Provided by: uniutils_2.27-2build1_amd64
unidesc - Describe the contents of a Unicode text file
unidesc ([option flags]) (<file name>) If no input file name is supplied, unidesc reads from the standard input.
unidesc describes the content of a Unicode text file by reporting the character ranges to which different portions of the text belong. The ranges reported include both official Unicode ranges and the constructed language ranges within the Private Use Areas registered with the Conscript Unicode Registry (http://www.evertype.com/standards/csur/). For each range of characters, unidesc prints the character or byte offset of the beginning of the range, the character or byte offset of the end of the range, and the name of the range. Offsets start from 0. Since the ASCII digits, punctuation, and whitespace characters are frequently used by other writing systems, by default these characters are treated as neutral, that is, as not belonging exclusively to any particular character range. These characters are treated as belonging to the range of whatever characters precede them. If the input begins with neutral characters, they are treated as belonging to the range of whatever characters follow them. If the file consists entirely of neutral characters, the range is identified as Neutral followed by Basic Latin in square brackets. A magic number identifying the Unicode encoding is not part of the Unicode standard, so pure Unicode files do not contain a magic number. However, informal conventions have arisen for this purpose.

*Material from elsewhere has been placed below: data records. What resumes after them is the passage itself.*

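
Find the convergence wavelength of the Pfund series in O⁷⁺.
35.596294 nm

The series limit corresponds to the transition from n = ∞ to n = 5.
This is the highest energy (shortest wavelength) transition in the Pfund series.

E_∞ = 0 eV
E_5 = -13.6057 × 8² / 5² = -34.83059200 eV

Energy at series limit:
ΔE = E_∞ - E_5 = 0 - (-34.83059200) = 34.83059200 eV
λ = hc/E = 1239.84 eV·nm / 34.83059200 eV = 35.596294 nm

This energy equals the ionization energy from the n = 5 state of O⁷⁺.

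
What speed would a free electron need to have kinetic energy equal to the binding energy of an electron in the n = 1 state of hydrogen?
2.19e+06 m/s (or 0.729740% of c)

The binding energy at n = 1 for hydrogen is:
E_1 = -13.6057/1² = -13.60570000 eV
|E_1| = 13.60570000 eV

Convert to Joules:
KE = 13.60570000 eV × (1.602177 × 10⁻¹⁹ J/eV) = 2.1799e-18 J

Using KE = ½mv²:
v = √(2·KE/m_e)
v = √(2 × 2.1799e-18 J / 9.10938 × 10⁻³¹ kg)
v = 2.19e+06 m/s

This is approximately 0.729740% the speed of light.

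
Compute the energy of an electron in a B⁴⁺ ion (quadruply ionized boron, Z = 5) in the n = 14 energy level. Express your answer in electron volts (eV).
-1.735 eV

The energy levels of a hydrogen-like atom are given by:
E_n = -13.6057 Z² / n² eV  (with Z = 5 for B⁴⁺)

For n = 14:
E_14 = -13.6057 × 5² / 14²
E_14 = -13.6057 × 25 / 196
E_14 = -1.735 eV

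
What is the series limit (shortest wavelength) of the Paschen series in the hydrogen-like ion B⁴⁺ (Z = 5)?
32.806 nm

The series limit corresponds to the transition from n = ∞ to n = 3.
This is the highest energy (shortest wavelength) transition in the Paschen series.

E_∞ = 0 eV
E_3 = -13.6057 × 5² / 3² = -37.79361 eV

Energy at series limit:
ΔE = E_∞ - E_3 = 0 - (-37.79361) = 37.79361 eV
λ = hc/E = 1239.84 eV·nm / 37.79361 eV = 32.806 nm

This energy equals the ionization energy from the n = 3 state of B⁴⁺.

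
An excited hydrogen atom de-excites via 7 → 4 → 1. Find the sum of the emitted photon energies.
13.328 eV

The energy levels of hydrogen are E_n = -13.6057 / n² eV.

First transition (7 → 4):
ΔE₁ = |E_4 - E_7|
ΔE₁ = |-0.850356250 - (-0.277667347)| = 0.572689 eV

Second transition (4 → 1):
ΔE₂ = |E_1 - E_4|
ΔE₂ = |-13.605700000 - (-0.850356250)| = 12.755344 eV

Total energy released:
E_total = ΔE₁ + ΔE₂ = 0.572689 + 12.755344 = 13.328 eV

Note: This equals the direct transition 7 → 1: 13.328 eV ✓
Energy is conserved regardless of the path taken.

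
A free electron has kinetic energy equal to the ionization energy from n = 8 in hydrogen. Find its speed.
2.735e+05 m/s (or 0.0912% of c)

The binding energy at n = 8 for hydrogen is:
E_8 = -13.6057/8² = -0.2125891 eV
|E_8| = 0.2125891 eV

Convert to Joules:
KE = 0.2125891 eV × (1.602177 × 10⁻¹⁹ J/eV) = 3.40605e-20 J

Using KE = ½mv²:
v = √(2·KE/m_e)
v = √(2 × 3.40605e-20 J / 9.10938 × 10⁻³¹ kg)
v = 2.735e+05 m/s

This is approximately 0.0912% the speed of light.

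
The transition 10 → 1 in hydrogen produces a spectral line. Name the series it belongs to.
Lyman series

The spectral series in hydrogen are named based on the final (lower) energy level:
- Lyman series: n_final = 1 (ultraviolet)
- Balmer series: n_final = 2 (visible/near-UV)
- Paschen series: n_final = 3 (infrared)
- Brackett series: n_final = 4 (infrared)
- Pfund series: n_final = 5 (far infrared)

Since this transition ends at n = 1, it belongs to the Lyman series.

For reference, this 10 → 1 line has photon energy
ΔE = 13.6057 eV × (1/1² - 1/10²) = 13.4696430 eV,
corresponding to wavelength λ = hc/ΔE = 1239.84 eV·nm / 13.4696430 eV = 92.04698 nm in the ultraviolet region.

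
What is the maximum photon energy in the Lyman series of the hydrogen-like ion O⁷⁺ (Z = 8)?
870.764800 eV

The series limit corresponds to the transition from n = ∞ to n = 1.
This is the highest energy (shortest wavelength) transition in the Lyman series.

E_∞ = 0 eV
E_1 = -13.6057 × 8² / 1² = -870.764800 eV

Energy at series limit:
ΔE = E_∞ - E_1 = 0 - (-870.764800) = 870.764800 eV

This energy equals the ionization energy from the n = 1 state of O⁷⁺.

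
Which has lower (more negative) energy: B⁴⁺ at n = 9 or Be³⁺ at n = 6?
Be³⁺ at n = 6 (E = -6.05 eV)

Using E_n = -13.6057 Z² / n² eV:

B⁴⁺ (Z = 5) at n = 9:
E = -13.6057 × 5² / 9² = -13.6057 × 25 / 81 = -4.19929 eV

Be³⁺ (Z = 4) at n = 6:
E = -13.6057 × 4² / 6² = -13.6057 × 16 / 36 = -6.04698 eV

Since -6.04698 eV < -4.19929 eV,
Be³⁺ at n = 6 is more tightly bound (requires more energy to ionize).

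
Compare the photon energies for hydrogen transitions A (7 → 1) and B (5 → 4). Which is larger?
7 → 1

Calculate the energy for each transition:

Transition 7 → 1:
ΔE₁ = |E_1 - E_7| = |-13.6057/1² - (-13.6057/7²)|
ΔE₁ = |-13.60570000 - (-0.27766735)| = 13.32803 eV

Transition 5 → 4:
ΔE₂ = |E_4 - E_5| = |-13.6057/4² - (-13.6057/5²)|
ΔE₂ = |-0.85035625 - (-0.54422800)| = 0.30613 eV

Since 13.32803 eV > 0.30613 eV, the transition 7 → 1 emits the more energetic photon.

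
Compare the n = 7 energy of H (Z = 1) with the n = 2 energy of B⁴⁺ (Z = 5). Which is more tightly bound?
B⁴⁺ at n = 2 (E = -85.036 eV)

Using E_n = -13.6057 Z² / n² eV:

H (Z = 1) at n = 7:
E = -13.6057 × 1² / 7² = -13.6057 × 1 / 49 = -0.277667 eV

B⁴⁺ (Z = 5) at n = 2:
E = -13.6057 × 5² / 2² = -13.6057 × 25 / 4 = -85.035625 eV

Since -85.035625 eV < -0.277667 eV,
B⁴⁺ at n = 2 is more tightly bound (requires more energy to ionize).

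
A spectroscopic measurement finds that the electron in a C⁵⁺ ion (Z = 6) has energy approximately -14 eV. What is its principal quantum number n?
n = 6

The exact energy levels follow E_n = -13.6057 Z² / n² eV with Z = 6.

The measured value (-14 eV) is reported to only 2 significant figures, so we must test candidate n values and see which one matches to that precision.

Candidate energies:
  n = 4:  E = -13.6057 × 6² / 4² = -30.61283 eV
  n = 5:  E = -13.6057 × 6² / 5² = -19.59221 eV
  n = 6:  E = -13.6057 × 6² / 6² = -13.60570 eV  ← matches
  n = 7:  E = -13.6057 × 6² / 7² = -9.99602 eV
  n = 8:  E = -13.6057 × 6² / 8² = -7.65321 eV

Checking against the measurement of -14 eV (2 sig figs), only n = 6 agrees:
E_6 = -13.60570 eV, which rounds to -14 eV ✓

Therefore n = 6.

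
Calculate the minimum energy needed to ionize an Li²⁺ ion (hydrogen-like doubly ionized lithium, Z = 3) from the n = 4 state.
7.65 eV

The ionization energy is the energy needed to remove the electron completely (n → ∞).

For a hydrogen-like ion with Z = 3, E_n = -13.6057 Z² / n² eV.

At n = 4: E_4 = -13.6057 × 3² / 4² = -7.65321 eV
At n = ∞: E_∞ = 0 eV

Ionization energy = E_∞ - E_4 = 0 - (-7.65321) = 7.65321 eV
Ionization energy ≈ 7.65 eV

This is also called the binding energy of the electron in state n = 4.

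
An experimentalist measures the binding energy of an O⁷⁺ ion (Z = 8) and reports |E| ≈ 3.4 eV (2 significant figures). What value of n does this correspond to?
n = 16

The exact energy levels follow E_n = -13.6057 Z² / n² eV with Z = 8.

The measured value (-3.4 eV) is reported to only 2 significant figures, so we must test candidate n values and see which one matches to that precision.

Candidate energies:
  n = 14:  E = -13.6057 × 8² / 14² = -4.44268 eV
  n = 15:  E = -13.6057 × 8² / 15² = -3.87007 eV
  n = 16:  E = -13.6057 × 8² / 16² = -3.40143 eV  ← matches
  n = 17:  E = -13.6057 × 8² / 17² = -3.01303 eV
  n = 18:  E = -13.6057 × 8² / 18² = -2.68755 eV

Checking against the measurement of -3.4 eV (2 sig figs), only n = 16 agrees:
E_16 = -3.40143 eV, which rounds to -3.4 eV ✓

Therefore n = 16.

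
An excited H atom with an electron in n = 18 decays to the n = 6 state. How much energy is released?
0.335943 eV

The energy levels are E_n = -13.6057 eV / n².

Energy at n = 18: E_18 = -13.6057 / 18² = -0.041992901 eV
Energy at n = 6: E_6 = -13.6057 / 6² = -0.377936111 eV

For emission (electron falling to lower state), the photon energy is:
E_photon = E_18 - E_6 = |-0.041992901 - (-0.377936111)|
E_photon = 0.335943 eV

This energy is carried away by the emitted photon.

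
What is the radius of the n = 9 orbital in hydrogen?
4.2863 nm (or 42.8633 Å)

The Bohr radius formula is:
r_n = n² a₀ / Z

where a₀ = 0.0529177 nm is the Bohr radius.

For H (Z = 1) at n = 9:
r_9 = 9² × 0.0529177 nm / 1
r_9 = 81 × 0.0529177 nm / 1
r_9 = 4.28633 nm / 1
r_9 = 4.2863 nm

The electron orbits at approximately 4.2863 nm from the nucleus.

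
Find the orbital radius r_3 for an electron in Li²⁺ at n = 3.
0.1588 nm (or 1.5875 Å)

The Bohr radius formula is:
r_n = n² a₀ / Z

where a₀ = 0.0529177 nm is the Bohr radius.

For Li²⁺ (Z = 3) at n = 3:
r_3 = 3² × 0.0529177 nm / 3
r_3 = 9 × 0.0529177 nm / 3
r_3 = 0.47626 nm / 3
r_3 = 0.1588 nm

The electron orbits at approximately 0.1588 nm from the nucleus.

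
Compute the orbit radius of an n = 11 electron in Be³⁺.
1.6008 nm (or 16.0076 Å)

The Bohr radius formula is:
r_n = n² a₀ / Z

where a₀ = 0.0529177 nm is the Bohr radius.

For Be³⁺ (Z = 4) at n = 11:
r_11 = 11² × 0.0529177 nm / 4
r_11 = 121 × 0.0529177 nm / 4
r_11 = 6.40304 nm / 4
r_11 = 1.6008 nm

The electron orbits at approximately 1.6008 nm from the nucleus.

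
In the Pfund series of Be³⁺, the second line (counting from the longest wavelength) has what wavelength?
290.70 nm

The lines of a series are numbered from the longest wavelength (smallest ΔE) outward; the second line is the transition from n = n_f + 2 to n_f.
The Pfund series has all transitions ending at n_f = 5.

For Be³⁺ (Z = 4), the second line (β-line) is the jump from n = 7 to n = 5:
E_7 = -13.6057 × 4² / 7² = -4.442678 eV
E_5 = -13.6057 × 4² / 5² = -8.707648 eV
ΔE = E_7 - E_5 = 4.264970 eV

λ = hc/E = 1239.84 eV·nm / 4.264970 eV
λ = 290.70 nm

This is the β-line of the Pfund series in Be³⁺.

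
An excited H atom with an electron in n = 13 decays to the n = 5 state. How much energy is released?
0.46372 eV

The energy levels are E_n = -13.6057 eV / n².

Energy at n = 13: E_13 = -13.6057 / 13² = -0.08050710 eV
Energy at n = 5: E_5 = -13.6057 / 5² = -0.54422800 eV

For emission (electron falling to lower state), the photon energy is:
E_photon = E_13 - E_5 = |-0.08050710 - (-0.54422800)|
E_photon = 0.46372 eV

This energy is carried away by the emitted photon.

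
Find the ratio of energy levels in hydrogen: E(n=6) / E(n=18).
9.000000

Using E_n = -13.6057 Z² / n² eV with Z = 1:

E_6 = -13.6057 / 6² = -13.6057 / 36 = -0.377936111111 eV
E_18 = -13.6057 / 18² = -13.6057 / 324 = -0.041992901235 eV

The ratio is:
E_6/E_18 = (-0.377936111111) / (-0.041992901235)
E_6/E_18 = (-13.6057/36) / (-13.6057/324)
E_6/E_18 = 324/36
E_6/E_18 = 9.000000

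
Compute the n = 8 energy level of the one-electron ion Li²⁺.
-1.91 eV

For hydrogen-like ions, the energy levels scale with Z²:
E_n = -13.6057 Z² / n² eV

For Li²⁺ (Z = 3) at n = 8:
E_8 = -13.6057 × 3² / 8²
E_8 = -13.6057 × 9 / 64
E_8 = -122.4513 / 64
E_8 = -1.91 eV

The energy is 9 times more negative than hydrogen at the same n due to the stronger nuclear charge.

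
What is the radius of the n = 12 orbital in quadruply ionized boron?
1.5240 nm (or 15.2403 Å)

The Bohr radius formula is:
r_n = n² a₀ / Z

where a₀ = 0.0529177 nm is the Bohr radius.

For B⁴⁺ (Z = 5) at n = 12:
r_12 = 12² × 0.0529177 nm / 5
r_12 = 144 × 0.0529177 nm / 5
r_12 = 7.62015 nm / 5
r_12 = 1.5240 nm

The electron orbits at approximately 1.5240 nm from the nucleus.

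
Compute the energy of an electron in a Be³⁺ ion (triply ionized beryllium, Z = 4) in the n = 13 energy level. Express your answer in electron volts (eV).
-1.288 eV

The energy levels of a hydrogen-like atom are given by:
E_n = -13.6057 Z² / n² eV  (with Z = 4 for Be³⁺)

For n = 13:
E_13 = -13.6057 × 4² / 13²
E_13 = -13.6057 × 16 / 169
E_13 = -1.288 eV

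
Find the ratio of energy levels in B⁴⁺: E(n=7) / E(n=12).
2.939

Using E_n = -13.6057 Z² / n² eV with Z = 5:

E_7 = -13.6057 × 5² / 7² = -340.1425 / 49 = -6.941683673 eV
E_12 = -13.6057 × 5² / 12² = -340.1425 / 144 = -2.362100694 eV

The ratio is:
E_7/E_12 = (-6.941683673) / (-2.362100694)
E_7/E_12 = (-340.1425/49) / (-340.1425/144)
E_7/E_12 = 144/49
E_7/E_12 = 2.939
(Note: the Z² factors cancel in the ratio.)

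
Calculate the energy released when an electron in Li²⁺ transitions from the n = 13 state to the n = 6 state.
2.676861 eV

The energy levels are E_n = -13.6057 Z² eV / n².

Energy at n = 13: E_13 = -13.6057 × 3² / 13² = -0.724563905 eV
Energy at n = 6: E_6 = -13.6057 × 3² / 6² = -3.401425000 eV

For emission (electron falling to lower state), the photon energy is:
E_photon = E_13 - E_6 = |-0.724563905 - (-3.401425000)|
E_photon = 2.676861 eV

This energy is carried away by the emitted photon.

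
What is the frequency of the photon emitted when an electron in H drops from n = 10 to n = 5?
9.86953e+13 Hz

First, find the transition energy:
E_10 = -13.6057 / 10² = -0.136057000 eV
E_5 = -13.6057 / 5² = -0.544228000 eV
|ΔE| = |E_5 - E_10| = 0.408171000 eV

Convert to Joules: E = 0.408171000 eV × (1.602177 × 10⁻¹⁹ J/eV) = 6.5396219e-20 J

Using E = hf:
f = E/h = 6.5396219e-20 J / (6.62607 × 10⁻³⁴ J·s)
f = 9.86953e+13 Hz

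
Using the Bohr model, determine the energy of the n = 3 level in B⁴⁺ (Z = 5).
-37.79361 eV

For hydrogen-like ions, the energy levels scale with Z²:
E_n = -13.6057 Z² / n² eV

For B⁴⁺ (Z = 5) at n = 3:
E_3 = -13.6057 × 5² / 3²
E_3 = -13.6057 × 25 / 9
E_3 = -340.1425 / 9
E_3 = -37.79361 eV

The energy is 25 times more negative than hydrogen at the same n due to the stronger nuclear charge.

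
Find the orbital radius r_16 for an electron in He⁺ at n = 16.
6.773468 nm (or 67.734683 Å)

The Bohr radius formula is:
r_n = n² a₀ / Z

where a₀ = 0.052917721 nm is the Bohr radius.

For He⁺ (Z = 2) at n = 16:
r_16 = 16² × 0.052917721 nm / 2
r_16 = 256 × 0.052917721 nm / 2
r_16 = 13.5469366 nm / 2
r_16 = 6.773468 nm

The electron orbits at approximately 6.773468 nm from the nucleus.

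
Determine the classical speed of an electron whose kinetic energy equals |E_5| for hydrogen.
4.375e+05 m/s (or 0.1459% of c)

The binding energy at n = 5 for hydrogen is:
E_5 = -13.6057/5² = -0.5442280 eV
|E_5| = 0.5442280 eV

Convert to Joules:
KE = 0.5442280 eV × (1.602177 × 10⁻¹⁹ J/eV) = 8.71950e-20 J

Using KE = ½mv²:
v = √(2·KE/m_e)
v = √(2 × 8.71950e-20 J / 9.10938 × 10⁻³¹ kg)
v = 4.375e+05 m/s

This is approximately 0.1459% the speed of light.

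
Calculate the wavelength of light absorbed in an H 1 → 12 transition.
91.7638 nm

First, find the transition energy using E_n = -13.6057 / n² eV:
E_1 = -13.6057 / 1² = -13.605700 eV
E_12 = -13.6057 / 12² = -0.094484 eV

Photon energy: |ΔE| = |E_12 - E_1| = 13.511216 eV

Convert to wavelength using E = hc/λ with hc = 1239.84 eV·nm:
λ = hc/E = 1239.84 eV·nm / 13.511216 eV
λ = 91.7638 nm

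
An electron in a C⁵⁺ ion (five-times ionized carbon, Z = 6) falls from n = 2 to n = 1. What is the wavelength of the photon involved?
3.375 nm

First, find the transition energy using E_n = -13.6057 Z² / n² eV:
E_2 = -13.6057 × 6² / 2² = -122.45130 eV
E_1 = -13.6057 × 6² / 1² = -489.80520 eV

Photon energy: |ΔE| = |E_1 - E_2| = 367.35390 eV

Convert to wavelength using E = hc/λ with hc = 1239.84 eV·nm:
λ = hc/E = 1239.84 eV·nm / 367.35390 eV
λ = 3.375 nm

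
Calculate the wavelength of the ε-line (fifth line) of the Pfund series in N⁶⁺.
61.99 nm

The lines of a series are numbered from the longest wavelength (smallest ΔE) outward; the fifth line is the transition from n = n_f + 5 to n_f.
The Pfund series has all transitions ending at n_f = 5.

For N⁶⁺ (Z = 7), the fifth line (ε-line) is the jump from n = 10 to n = 5:
E_10 = -13.6057 × 7² / 10² = -6.6668 eV
E_5 = -13.6057 × 7² / 5² = -26.6672 eV
ΔE = E_10 - E_5 = 20.0004 eV

λ = hc/E = 1239.84 eV·nm / 20.0004 eV
λ = 61.99 nm

This is the ε-line of the Pfund series in N⁶⁺.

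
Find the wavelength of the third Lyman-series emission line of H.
97.20 nm

The lines of a series are numbered from the longest wavelength (smallest ΔE) outward; the third line is the transition from n = n_f + 3 to n_f.
The Lyman series has all transitions ending at n_f = 1.

For H, the third line (γ-line) is the jump from n = 4 to n = 1:
E_4 = -13.6057 / 4² = -0.8504 eV
E_1 = -13.6057 / 1² = -13.6057 eV
ΔE = E_4 - E_1 = 12.7553 eV

λ = hc/E = 1239.84 eV·nm / 12.7553 eV
λ = 97.20 nm

This is the γ-line of the Lyman series in H.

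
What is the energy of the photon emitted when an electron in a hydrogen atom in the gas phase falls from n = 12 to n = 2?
3.30694 eV

The energy levels are E_n = -13.6057 eV / n².

Energy at n = 12: E_12 = -13.6057 / 12² = -0.09448403 eV
Energy at n = 2: E_2 = -13.6057 / 2² = -3.40142500 eV

For emission (electron falling to lower state), the photon energy is:
E_photon = E_12 - E_2 = |-0.09448403 - (-3.40142500)|
E_photon = 3.30694 eV

This energy is carried away by the emitted photon.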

If the command line flag -m is given, unidesc will attempt to identify the Unicode subtype by examining the first few bytes of the input. If the input is identified as one of the two acceptable types, UTF-8 or native order UTF-32, it will then proceed to describe the contents of the input. Otherwise, it will report what it has learned and exit. Note that if the file does contain a magic number, you must use the -m flag. Without this flag unidesc assumes that the input consists of pure Unicode with the character data beginning immediately. It will therefore be thrown off by the magic number. By default, input is expected to be UTF-8. Native order UTF-32 is also acceptable. UTF-32 may be specified via the command line flag -u or, if the command line flag -m is given, via the magic number.
COMMAND LINE FLAGS
-b Give file offsets in bytes rather than characters. -d Treat the ASCII digits as belonging exclusively to the Basic Latin range. -h Print usage information. -L List the Unicode ranges alphabetically. -l List the Unicode ranges by codepoint. -m Check the file's magic number to determine the Unicode subtype. -p Treat ASCII punctuation as belonging exclusively to the Basic Latin range. -r Instead of listing ranges as they are encountered, just list the ranges detected after all input has been read. -u Input is native order UTF-32. -v Print version information. -w Treat ASCII whitespace as belonging exclusively to the Basic Latin range.